RW: The thing that fascinates me about bands with loyal, almost cult-like audiences isn't the audience so much as the impact it has upon the performer. What is it like to create that audience, to amass such a diverse group of people who need to hear the same thing, who find the same thing from a stranger? Was there a moment when you realized you were someone to whom an audience would gravitate?

RS: "I know this sounds strange, but I remember signing my first autograph really, really vividly. I remember thinking, 'This is the start. I should remember this moment. It's the start.' We were backstage in Newport in 1978. The next defining moment for me actually was the Pornography tour that we did of Europe where we had an army of people following us around from show to show. It was a ragtag army, and I thought then, 'These people see me as their leader,' and I remember feeling really, really uncomfortable with that. Even now, I must admit, my own self-image is not someone who is at the center of things or who is leading this ragtag army. I feel part of something, but I don't really feel responsible for it. I don't know if that's me tricking myself.
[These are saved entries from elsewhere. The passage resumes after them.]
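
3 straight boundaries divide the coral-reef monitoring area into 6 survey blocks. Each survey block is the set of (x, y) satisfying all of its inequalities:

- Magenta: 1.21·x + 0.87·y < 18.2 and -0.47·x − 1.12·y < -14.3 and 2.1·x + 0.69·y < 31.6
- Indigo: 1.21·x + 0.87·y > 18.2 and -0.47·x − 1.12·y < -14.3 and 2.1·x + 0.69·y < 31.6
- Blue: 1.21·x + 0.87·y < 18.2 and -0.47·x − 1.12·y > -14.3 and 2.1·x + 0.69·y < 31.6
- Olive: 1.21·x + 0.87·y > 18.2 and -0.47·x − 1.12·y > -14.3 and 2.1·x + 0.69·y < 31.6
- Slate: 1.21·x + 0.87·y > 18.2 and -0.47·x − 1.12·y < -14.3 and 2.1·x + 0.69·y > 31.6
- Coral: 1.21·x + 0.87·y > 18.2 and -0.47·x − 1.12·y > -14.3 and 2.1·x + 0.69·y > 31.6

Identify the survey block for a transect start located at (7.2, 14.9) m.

Indigo

1.21·7.2 + 0.87·14.9 = 21.675, which is > 18.2
-0.47·7.2 − 1.12·14.9 = -20.072, which is < -14.3
2.1·7.2 + 0.69·14.9 = 25.401, which is < 31.6
This sign pattern matches Indigo.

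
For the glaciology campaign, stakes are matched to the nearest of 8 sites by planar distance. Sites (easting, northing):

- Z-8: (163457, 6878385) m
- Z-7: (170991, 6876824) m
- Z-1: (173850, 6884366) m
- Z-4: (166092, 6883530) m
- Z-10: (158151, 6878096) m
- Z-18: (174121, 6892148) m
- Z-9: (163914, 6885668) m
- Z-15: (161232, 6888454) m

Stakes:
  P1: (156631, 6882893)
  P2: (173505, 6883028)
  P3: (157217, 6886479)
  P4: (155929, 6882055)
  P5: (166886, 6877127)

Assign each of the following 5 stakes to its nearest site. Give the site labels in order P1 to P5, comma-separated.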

"There's a kind of warmth that exists in the Cure audience, a genuine affection for the band, and I find that's a really great thing to be part of. Even though we're seen as gloom-and-doom a lot of the time, Cure fans get a great deal of enjoyment and satisfaction from what we do, and that makes me feel good in turn. But then we get back to the psychological reasons why it makes me feel good, and I don't know. Because I'm not lacking in confidence. Normally, people make a loud noise because they need the approbation of the people, they need the audience to validate what they do, and I've never really felt that. When we've done something for public consumption, I always feel it's worthwhile for me to do it, because I enjoy the process and great satisfaction from making something. But when you do anything for other people and you see other people smile, it makes you feel good. It's a simple human thing."